The indicator doesn't scan for imbalances in the traditional sense — where there's an absence of trades between two price levels — but instead, it identifies quick movements away from key levels that suggest where an imbalance might exist. Relying on crossovers and cross-unders in conjunction with pivot points and examining the high/low within the same period provides an innovative method for traders to spot these potentially undervalued or overvalued areas in the market. These inferred imbalances can be crucial for traders looking for price levels where the market might make significant moves.
█ How It Works
Bullish
Crossover: The closing price of a bar crosses above a pivot high, which is an indication that buyers are in control and pushing the price upwards.
New Low Within Period: There is a lower low within the same period as the pivot high. This suggests that after setting a high, the market pulled back to set a new low, potentially leaving a price gap on the way up as the price quickly recovers.
Bearish
Crossunder: The closing price of a bar crosses under a pivot low, indicating that sellers are taking control and driving the price down.

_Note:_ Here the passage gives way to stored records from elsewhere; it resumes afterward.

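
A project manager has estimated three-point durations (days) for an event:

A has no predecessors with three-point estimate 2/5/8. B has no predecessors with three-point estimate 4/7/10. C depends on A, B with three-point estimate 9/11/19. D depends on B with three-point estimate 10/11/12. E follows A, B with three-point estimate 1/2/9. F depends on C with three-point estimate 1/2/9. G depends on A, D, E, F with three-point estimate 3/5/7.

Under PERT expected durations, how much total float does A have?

te_A = (2 + 4·5 + 8)/6 = 30/6 = 5
te_B = (4 + 4·7 + 10)/6 = 42/6 = 7
te_C = (9 + 4·11 + 19)/6 = 72/6 = 12
te_D = (10 + 4·11 + 12)/6 = 66/6 = 11
te_E = (1 + 4·2 + 9)/6 = 18/6 = 3
te_F = (1 + 4·2 + 9)/6 = 18/6 = 3
te_G = (3 + 4·5 + 7)/6 = 30/6 = 5

Forward pass:
ES_A = 0; EF_A = 5
ES_B = 0; EF_B = 7
ES_C = max(EF_A=5, EF_B=7) = 7; EF_C = 7+12 = 19
ES_D = 7; EF_D = 7+11 = 18
ES_E = max(EF_A=5, EF_B=7) = 7; EF_E = 7+3 = 10
ES_F = 19; EF_F = 19+3 = 22
ES_G = max(EF_A=5, EF_D=18, EF_E=10, EF_F=22) = 22; EF_G = 22+5 = 27
Expected project duration μ = 27 days. Critical path: B → C → F → G.

Backward pass:
LF_G = 27; LS_G = 27−5 = 22
LF_F = LS_G = 22; LS_F = 22−3 = 19
LF_E = LS_G = 22; LS_E = 22−3 = 19
LF_D = LS_G = 22; LS_D = 22−11 = 11
LF_C = LS_F = 19; LS_C = 19−12 = 7
LF_B = min(LS_C=7, LS_D=11, LS_E=19) = 7; LS_B = 7−7 = 0
LF_A = min(LS_C=7, LS_E=19, LS_G=22) = 7; LS_A = 7−5 = 2
Slack_A = LS_A − ES_A = 2 − 0 = 2

2 days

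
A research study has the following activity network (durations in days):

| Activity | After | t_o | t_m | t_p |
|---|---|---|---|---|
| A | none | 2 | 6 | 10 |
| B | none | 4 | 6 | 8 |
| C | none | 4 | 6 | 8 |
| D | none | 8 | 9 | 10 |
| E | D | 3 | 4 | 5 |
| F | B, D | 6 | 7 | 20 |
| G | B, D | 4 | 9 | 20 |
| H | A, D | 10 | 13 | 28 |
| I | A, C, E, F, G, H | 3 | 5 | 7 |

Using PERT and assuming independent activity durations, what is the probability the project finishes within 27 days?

te_A = (2 + 4·6 + 10)/6 = 36/6 = 6; σ²_A = ((10−2)/6)² = 1.778
te_B = (4 + 4·6 + 8)/6 = 36/6 = 6; σ²_B = ((8−4)/6)² = 0.444
te_C = (4 + 4·6 + 8)/6 = 36/6 = 6; σ²_C = ((8−4)/6)² = 0.444
te_D = (8 + 4·9 + 10)/6 = 54/6 = 9; σ²_D = ((10−8)/6)² = 0.111
te_E = (3 + 4·4 + 5)/6 = 24/6 = 4; σ²_E = ((5−3)/6)² = 0.111
te_F = (6 + 4·7 + 20)/6 = 54/6 = 9; σ²_F = ((20−6)/6)² = 5.444
te_G = (4 + 4·9 + 20)/6 = 60/6 = 10; σ²_G = ((20−4)/6)² = 7.111
te_H = (10 + 4·13 + 28)/6 = 90/6 = 15; σ²_H = ((28−10)/6)² = 9.000
te_I = (3 + 4·5 + 7)/6 = 30/6 = 5; σ²_I = ((7−3)/6)² = 0.444

Forward pass:
ES_A = 0; EF_A = 6
ES_B = 0; EF_B = 6
ES_C = 0; EF_C = 6
ES_D = 0; EF_D = 9
ES_E = 9; EF_E = 9+4 = 13
ES_F = max(EF_B=6, EF_D=9) = 9; EF_F = 9+9 = 18
ES_G = max(EF_B=6, EF_D=9) = 9; EF_G = 9+10 = 19
ES_H = max(EF_A=6, EF_D=9) = 9; EF_H = 9+15 = 24
ES_I = max(EF_A=6, EF_C=6, EF_E=13, EF_F=18, EF_G=19, EF_H=24) = 24; EF_I = 24+5 = 29
Expected project duration μ = 29 days. Critical path: D → H → I.

Variance along critical path = 0.111 + 9.000 + 0.444 = 9.556; σ = √9.556 = 3.091 days.
Z = (27 − 29) / 3.091 = -0.647
P(T ≤ 27) = Φ(-0.647) ≈ 0.259

0.259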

New High Within Period: There is a higher high within the same period as the pivot low. This condition suggests that the market rallied to a new high before falling back below the pivot low, potentially leaving a gap on the way down.
█ How to Use
The enhanced order blocks are often revisited, and the price may aim to 'fill' the potential imbalance created by the rapid price movement, thereby presenting traders with potential entry or exit points. This approach aligns with the idea that imbalances are frequently revisited by the market, and when combined with the context of Order Blocks, it provides even more confluence.
Example
Here, if the price drops rapidly after setting a new high—crossing under the pivot low—it may skip over certain price levels, creating a 'gap' that signifies an area where the price might have been overvalued (imbalance), which the market may revisit for a potential price correction or revaluation.
█ Settings
Period: Determines the number of bars used for identifying pivot highs and lows. A higher value gives more significant but less frequent signals, while a lower value increases sensitivity but might give more false positives.
Pivot Surrounding: Specifies the number of candles to analyze around a pivot point. Increasing this value broadens the analysis range, potentially capturing more setups but possibly including less significant ones.
-----------------
Disclaimer
The information contained in my Scripts/Indicators/Ideas/Algos/Systems does not constitute financial advice or a solicitation to buy or sell any securities of any type. I will not accept liability for any loss or damage, including without limitation any loss of profit, which may arise directly or indirectly from the use of or reliance on such information.
All investments involve risk, and the past performance of a security, industry, sector, market, financial product, trading strategy, backtest, or individual's trading does not guarantee future results or returns. Investors are fully responsible for any investment decisions they make. Such decisions should be based solely on an evaluation of their financial circumstances, investment objectives, risk tolerance, and liquidity needs.
My Scripts/Indicators/Ideas/Algos/Systems are only for educational purposes!